Annu Raj Singh

Personal information
- Nationality: Indian
- Born: 17 February 1984 (age 42) Aligarh, India
- Height: 1.64 m (5 ft 5 in)
- Weight: 53 kg (117 lb)

Sport
- Country: India
- Sport: Shooting sport
- Club: Pune University / Gun for Glory Academy

Medal record
Women's shooting
Representing India
Asian Championships
| Gold medal – first place | 2012 Doha | 10 m air pistol team |
| Bronze medal – third place | 2012 Doha | 10 m air pistol |
| Bronze medal – third place | 2019 Doha | 10 m air pistol team |
Commonwealth Games
| Gold medal – first place | 2010 Delhi | 10 m air pistol pairs |
Commonwealth Championships
| Gold medal – first place | 2010 Delhi | 25 m pistol pairs |
| Silver medal – second place | 2010 Delhi | 10 m air pistol |
| Silver medal – second place | 2010 Delhi | 10 m air pistol badge |
| Silver medal – second place | 2010 Delhi | 25 m pistol |
| Bronze medal – third place | 2017 Brisbane | 25 m pistol |

= Annu Raj Singh =

Indian sport shooter (born 1984)

Annu Raj Singh (born 17 February 1984) is an Indian shooter from Aligarh.

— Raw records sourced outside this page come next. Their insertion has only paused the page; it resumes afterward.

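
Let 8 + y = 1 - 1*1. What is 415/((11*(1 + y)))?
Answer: -415/77 ≈ -5.3896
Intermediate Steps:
y = -8 (y = -8 + (1 - 1*1) = -8 + (1 - 1) = -8 + 0 = -8)
415/((11*(1 + y))) = 415/((11*(1 - 8))) = 415/((11*(-7))) = 415/(-77) = 415*(-1/77) = -415/77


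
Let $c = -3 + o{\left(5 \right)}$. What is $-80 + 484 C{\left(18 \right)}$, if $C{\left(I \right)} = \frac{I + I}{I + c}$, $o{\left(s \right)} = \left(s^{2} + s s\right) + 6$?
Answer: $\frac{11744}{71} \approx 165.41$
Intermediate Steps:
$o{\left(s \right)} = 6 + 2 s^{2}$ ($o{\left(s \right)} = \left(s^{2} + s^{2}\right) + 6 = 2 s^{2} + 6 = 6 + 2 s^{2}$)
$c = 53$ ($c = -3 + \left(6 + 2 \cdot 5^{2}\right) = -3 + \left(6 + 2 \cdot 25\right) = -3 + \left(6 + 50\right) = -3 + 56 = 53$)
$C{\left(I \right)} = \frac{2 I}{53 + I}$ ($C{\left(I \right)} = \frac{I + I}{I + 53} = \frac{2 I}{53 + I}$)
$-80 + 484 C{\left(18 \right)} = -80 + 484 \cdot 2 \cdot 18 \frac{1}{53 + 18} = -80 + 484 \cdot 2 \cdot 18 \cdot \frac{1}{71} = -80 + 484 \cdot \frac{36}{71} = -80 + \frac{17424}{71} = \frac{11744}{71}$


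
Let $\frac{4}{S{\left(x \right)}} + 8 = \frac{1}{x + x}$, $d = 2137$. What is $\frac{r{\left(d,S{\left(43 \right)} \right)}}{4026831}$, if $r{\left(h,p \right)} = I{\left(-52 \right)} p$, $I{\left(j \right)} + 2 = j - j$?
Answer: $\frac{688}{2766432897} \approx 2.487 \cdot 10^{-7}$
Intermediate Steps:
$S{\left(x \right)} = \frac{4}{-8 + \frac{1}{2 x}}$ ($S{\left(x \right)} = \frac{4}{-8 + \frac{1}{x + x}} = \frac{4}{-8 + \frac{1}{2 x}}$)
$I{\left(j \right)} = -2$ ($I{\left(j \right)} = -2 + \left(j - j\right) = -2 + 0 = -2$)
$r{\left(h,p \right)} = - 2 p$
$\frac{r{\left(d,S{\left(43 \right)} \right)}}{4026831} = \frac{\left(-2\right) \left(\left(-8\right) 43 \frac{1}{-1 + 16 \cdot 43}\right)}{4026831} = - 2 \left(\left(-8\right) 43 \frac{1}{-1 + 688}\right) \frac{1}{4026831} = - 2 \left(\left(-8\right) 43 \cdot \frac{1}{687}\right) \frac{1}{4026831} = \left(-2\right) \left(- \frac{344}{687}\right) \frac{1}{4026831} = \frac{688}{687} \cdot \frac{1}{4026831} = \frac{688}{2766432897}$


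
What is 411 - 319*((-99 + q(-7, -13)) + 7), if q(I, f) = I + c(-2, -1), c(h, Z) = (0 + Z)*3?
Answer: 32949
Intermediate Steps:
c(h, Z) = 3*Z (c(h, Z) = Z*3 = 3*Z)
q(I, f) = -3 + I (q(I, f) = I + 3*(-1) = I - 3 = -3 + I)
411 - 319*((-99 + q(-7, -13)) + 7) = 411 - 319*((-99 + (-3 - 7)) + 7) = 411 - 319*((-99 - 10) + 7) = 411 - 319*(-109 + 7) = 411 - 319*(-102) = 411 + 32538 = 32949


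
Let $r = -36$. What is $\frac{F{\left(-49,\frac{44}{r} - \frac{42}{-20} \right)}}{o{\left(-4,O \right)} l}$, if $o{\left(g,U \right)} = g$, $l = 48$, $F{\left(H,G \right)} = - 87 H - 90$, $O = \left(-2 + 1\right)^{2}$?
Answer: $- \frac{1391}{64} \approx -21.734$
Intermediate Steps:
$O = 1$ ($O = \left(-1\right)^{2} = 1$)
$F{\left(H,G \right)} = -90 - 87 H$
$\frac{F{\left(-49,\frac{44}{r} - \frac{42}{-20} \right)}}{o{\left(-4,O \right)} l} = \frac{-90 - -4263}{\left(-4\right) 48} = \frac{-90 + 4263}{-192} = 4173 \left(- \frac{1}{192}\right) = - \frac{1391}{64}$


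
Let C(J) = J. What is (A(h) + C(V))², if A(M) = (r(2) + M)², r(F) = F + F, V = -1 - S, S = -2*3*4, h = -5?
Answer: 576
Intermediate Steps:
S = -24 (S = -6*4 = -24)
V = 23 (V = -1 - 1*(-24) = -1 + 24 = 23)
r(F) = 2*F
A(M) = (4 + M)² (A(M) = (2*2 + M)² = (4 + M)²)
(A(h) + C(V))² = ((4 - 5)² + 23)² = ((-1)² + 23)² = (1 + 23)² = 24² = 576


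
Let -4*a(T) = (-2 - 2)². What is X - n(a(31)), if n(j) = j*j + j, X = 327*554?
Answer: 181146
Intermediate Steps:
a(T) = -4 (a(T) = -(-2 - 2)²/4 = -¼*(-4)² = -¼*16 = -4)
X = 181158
n(j) = j + j² (n(j) = j² + j = j + j²)
X - n(a(31)) = 181158 - (-4)*(1 - 4) = 181158 - (-4)*(-3) = 181158 - 1*12 = 181158 - 12 = 181146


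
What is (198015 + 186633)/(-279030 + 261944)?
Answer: -192324/8543 ≈ -22.512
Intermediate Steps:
(198015 + 186633)/(-279030 + 261944) = 384648/(-17086) = 384648*(-1/17086) = -192324/8543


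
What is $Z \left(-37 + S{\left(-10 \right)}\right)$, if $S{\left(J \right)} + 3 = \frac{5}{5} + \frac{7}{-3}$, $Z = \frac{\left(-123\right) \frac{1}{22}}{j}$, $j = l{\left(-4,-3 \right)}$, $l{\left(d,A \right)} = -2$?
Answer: $- \frac{1271}{11} \approx -115.55$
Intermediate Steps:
$j = -2$
$Z = \frac{123}{44}$ ($Z = \frac{\left(-123\right) \frac{1}{22}}{-2} = \left(-123\right) \frac{1}{22} \left(- \frac{1}{2}\right) = \left(- \frac{123}{22}\right) \left(- \frac{1}{2}\right) = \frac{123}{44} \approx 2.7955$)
$S{\left(J \right)} = - \frac{13}{3}$ ($S{\left(J \right)} = -3 + \left(\frac{5}{5} + \frac{7}{-3}\right) = -3 + \left(5 \cdot \frac{1}{5} + 7 \left(- \frac{1}{3}\right)\right) = -3 + \left(1 - \frac{7}{3}\right) = -3 - \frac{4}{3} = - \frac{13}{3}$)
$Z \left(-37 + S{\left(-10 \right)}\right) = \frac{123 \left(-37 - \frac{13}{3}\right)}{44} = \frac{123}{44} \left(- \frac{124}{3}\right) = - \frac{1271}{11}$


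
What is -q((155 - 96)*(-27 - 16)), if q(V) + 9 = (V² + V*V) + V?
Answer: -12870192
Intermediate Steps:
q(V) = -9 + V + 2*V² (q(V) = -9 + ((V² + V*V) + V) = -9 + ((V² + V²) + V) = -9 + (2*V² + V) = -9 + (V + 2*V²) = -9 + V + 2*V²)
-q((155 - 96)*(-27 - 16)) = -(-9 + (155 - 96)*(-27 - 16) + 2*((155 - 96)*(-27 - 16))²) = -(-9 + 59*(-43) + 2*(59*(-43))²) = -(-9 - 2537 + 2*(-2537)²) = -(-9 - 2537 + 2*6436369) = -(-9 - 2537 + 12872738) = -1*12870192 = -12870192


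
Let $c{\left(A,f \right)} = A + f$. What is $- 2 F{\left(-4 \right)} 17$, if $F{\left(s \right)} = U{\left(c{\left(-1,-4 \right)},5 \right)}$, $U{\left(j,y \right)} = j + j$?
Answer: $340$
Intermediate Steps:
$U{\left(j,y \right)} = 2 j$
$F{\left(s \right)} = -10$ ($F{\left(s \right)} = 2 \left(-1 - 4\right) = 2 \left(-5\right) = -10$)
$- 2 F{\left(-4 \right)} 17 = \left(-2\right) \left(-10\right) 17 = 20 \cdot 17 = 340$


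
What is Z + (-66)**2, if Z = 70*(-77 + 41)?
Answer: 1836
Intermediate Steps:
Z = -2520 (Z = 70*(-36) = -2520)
Z + (-66)**2 = -2520 + (-66)**2 = -2520 + 4356 = 1836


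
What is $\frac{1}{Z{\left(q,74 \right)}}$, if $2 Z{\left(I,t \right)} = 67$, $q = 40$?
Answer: $\frac{2}{67} \approx 0.029851$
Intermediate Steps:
$Z{\left(I,t \right)} = \frac{67}{2}$ ($Z{\left(I,t \right)} = \frac{1}{2} \cdot 67 = \frac{67}{2}$)
$\frac{1}{Z{\left(q,74 \right)}} = \frac{1}{\frac{67}{2}} = \frac{2}{67}$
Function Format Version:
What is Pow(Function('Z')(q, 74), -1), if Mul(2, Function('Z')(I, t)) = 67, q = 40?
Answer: Rational(2, 67) ≈ 0.029851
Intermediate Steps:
Function('Z')(I, t) = Rational(67, 2) (Function('Z')(I, t) = Mul(Rational(1, 2), 67) = Rational(67, 2))
Pow(Function('Z')(q, 74), -1) = Pow(Rational(67, 2), -1) = Rational(2, 67)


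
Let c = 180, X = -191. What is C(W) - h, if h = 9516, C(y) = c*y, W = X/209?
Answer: -2023224/209 ≈ -9680.5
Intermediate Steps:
W = -191/209 ≈ -0.91388
C(y) = 180*y
C(W) - h = 180*(-191/209) - 1*9516 = -34380/209 - 9516 = -2023224/209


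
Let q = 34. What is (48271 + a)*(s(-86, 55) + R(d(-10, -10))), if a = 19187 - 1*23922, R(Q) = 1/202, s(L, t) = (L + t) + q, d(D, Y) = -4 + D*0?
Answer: 13213176/101 ≈ 1.3082e+5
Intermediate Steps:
d(D, Y) = -4 (d(D, Y) = -4 + 0 = -4)
s(L, t) = 34 + L + t (s(L, t) = (L + t) + 34 = 34 + L + t)
R(Q) = 1/202
a = -4735 (a = 19187 - 23922 = -4735)
(48271 + a)*(s(-86, 55) + R(d(-10, -10))) = (48271 - 4735)*((34 - 86 + 55) + 1/202) = 43536*(3 + 1/202) = 43536*(607/202) = 13213176/101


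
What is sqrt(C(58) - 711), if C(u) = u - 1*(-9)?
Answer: 2*I*sqrt(161) ≈ 25.377*I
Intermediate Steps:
C(u) = 9 + u (C(u) = u + 9 = 9 + u)
sqrt(C(58) - 711) = sqrt((9 + 58) - 711) = sqrt(67 - 711) = sqrt(-644) = 2*I*sqrt(161)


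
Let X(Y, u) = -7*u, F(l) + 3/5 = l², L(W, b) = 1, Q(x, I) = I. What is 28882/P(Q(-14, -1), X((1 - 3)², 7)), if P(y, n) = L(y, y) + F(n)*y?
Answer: -144410/11997 ≈ -12.037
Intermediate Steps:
F(l) = -⅗ + l²
P(y, n) = 1 + y*(-⅗ + n²) (P(y, n) = 1 + (-⅗ + n²)*y = 1 + y*(-⅗ + n²))
28882/P(Q(-14, -1), X((1 - 3)², 7)) = 28882/(1 + (⅕)*(-1)*(-3 + 5*(-7*7)²)) = 28882/(1 + (⅕)*(-1)*(-3 + 5*(-49)²)) = 28882/(1 + (⅕)*(-1)*(-3 + 5*2401)) = 28882/(1 + (⅕)*(-1)*(-3 + 12005)) = 28882/(1 + (⅕)*(-1)*12002) = 28882/(1 - 12002/5) = 28882/(-11997/5) = 28882*(-5/11997) = -144410/11997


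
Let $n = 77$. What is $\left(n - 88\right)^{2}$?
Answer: $121$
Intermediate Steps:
$\left(n - 88\right)^{2} = \left(77 - 88\right)^{2} = \left(-11\right)^{2} = 121$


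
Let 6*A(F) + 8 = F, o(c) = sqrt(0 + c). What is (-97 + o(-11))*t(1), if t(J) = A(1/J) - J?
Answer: 1261/6 - 13*I*sqrt(11)/6 ≈ 210.17 - 7.186*I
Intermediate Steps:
o(c) = sqrt(c)
A(F) = -4/3 + F/6
t(J) = -4/3 - J + 1/(6*J) (t(J) = (-4/3 + (1/J)/6) - J = (-4/3 + 1/(6*J)) - J = -4/3 - J + 1/(6*J))
(-97 + o(-11))*t(1) = (-97 + sqrt(-11))*(-4/3 - 1*1 + (1/6)/1) = (-97 + I*sqrt(11))*(-4/3 - 1 + (1/6)*1) = (-97 + I*sqrt(11))*(-4/3 - 1 + 1/6) = (-97 + I*sqrt(11))*(-13/6) = 1261/6 - 13*I*sqrt(11)/6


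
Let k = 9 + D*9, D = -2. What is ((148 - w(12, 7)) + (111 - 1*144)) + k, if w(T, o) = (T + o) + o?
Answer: 80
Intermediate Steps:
w(T, o) = T + 2*o
k = -9 (k = 9 - 2*9 = 9 - 18 = -9)
((148 - w(12, 7)) + (111 - 1*144)) + k = ((148 - (12 + 2*7)) + (111 - 1*144)) - 9 = ((148 - (12 + 14)) + (111 - 144)) - 9 = ((148 - 1*26) - 33) - 9 = ((148 - 26) - 33) - 9 = (122 - 33) - 9 = 89 - 9 = 80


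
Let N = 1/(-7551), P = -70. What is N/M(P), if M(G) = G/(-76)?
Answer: -38/264285 ≈ -0.00014378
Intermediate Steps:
M(G) = -G/76 (M(G) = G*(-1/76) = -G/76)
N = -1/7551 ≈ -0.00013243
N/M(P) = -1/(7551*((-1/76*(-70)))) = -1/(7551*35/38) = -1/7551*38/35 = -38/264285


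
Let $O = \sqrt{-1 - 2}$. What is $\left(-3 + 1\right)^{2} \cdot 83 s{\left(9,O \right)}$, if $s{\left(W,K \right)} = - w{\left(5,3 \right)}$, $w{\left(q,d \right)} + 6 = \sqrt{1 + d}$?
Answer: $1328$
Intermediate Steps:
$O = i \sqrt{3}$ ($O = \sqrt{-3} = i \sqrt{3} \approx 1.732 i$)
$w{\left(q,d \right)} = -6 + \sqrt{1 + d}$
$s{\left(W,K \right)} = 4$ ($s{\left(W,K \right)} = - (-6 + \sqrt{1 + 3}) = - (-6 + \sqrt{4}) = - (-6 + 2) = \left(-1\right) \left(-4\right) = 4$)
$\left(-3 + 1\right)^{2} \cdot 83 s{\left(9,O \right)} = \left(-3 + 1\right)^{2} \cdot 83 \cdot 4 = \left(-2\right)^{2} \cdot 83 \cdot 4 = 4 \cdot 83 \cdot 4 = 332 \cdot 4 = 1328$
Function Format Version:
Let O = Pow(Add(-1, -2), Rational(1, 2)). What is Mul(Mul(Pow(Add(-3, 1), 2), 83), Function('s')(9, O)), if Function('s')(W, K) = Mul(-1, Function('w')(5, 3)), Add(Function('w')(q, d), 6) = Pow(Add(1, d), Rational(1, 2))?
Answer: 1328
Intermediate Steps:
O = Mul(I, Pow(3, Rational(1, 2))) (O = Pow(-3, Rational(1, 2)) = Mul(I, Pow(3, Rational(1, 2))) ≈ Mul(1.7320, I))
Function('w')(q, d) = Add(-6, Pow(Add(1, d), Rational(1, 2)))
Function('s')(W, K) = 4 (Function('s')(W, K) = Mul(-1, Add(-6, Pow(Add(1, 3), Rational(1, 2)))) = Mul(-1, Add(-6, Pow(4, Rational(1, 2)))) = Mul(-1, Add(-6, 2)) = Mul(-1, -4) = 4)
Mul(Mul(Pow(Add(-3, 1), 2), 83), Function('s')(9, O)) = Mul(Mul(Pow(Add(-3, 1), 2), 83), 4) = Mul(Mul(Pow(-2, 2), 83), 4) = Mul(Mul(4, 83), 4) = Mul(332, 4) = 1328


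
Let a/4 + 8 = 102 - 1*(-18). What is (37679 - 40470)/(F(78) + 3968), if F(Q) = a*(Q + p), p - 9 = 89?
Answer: -2791/82816 ≈ -0.033701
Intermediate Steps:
a = 448 (a = -32 + 4*(102 - 1*(-18)) = -32 + 4*(102 + 18) = -32 + 4*120 = -32 + 480 = 448)
p = 98 (p = 9 + 89 = 98)
F(Q) = 43904 + 448*Q (F(Q) = 448*(Q + 98) = 448*(98 + Q) = 43904 + 448*Q)
(37679 - 40470)/(F(78) + 3968) = (37679 - 40470)/((43904 + 448*78) + 3968) = -2791/((43904 + 34944) + 3968) = -2791/(78848 + 3968) = -2791/82816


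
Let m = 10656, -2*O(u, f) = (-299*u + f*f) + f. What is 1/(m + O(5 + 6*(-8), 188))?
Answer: -2/27077 ≈ -7.3863e-5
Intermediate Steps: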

She won the gold medal in women's pairs 10 metre air pistol with Heena Sidhu at the 2010 Commonwealth Games. At the 2012 Summer Olympics, she competed in both the 10 metre air pistol and the 25 metre pistol.

At the 2019 South Asian games, she won the gold medal in women's 25 metre pistol.

== Early life ==
She was educated at Our Lady of Fatima High School, Aligarh and Aligarh Muslim University.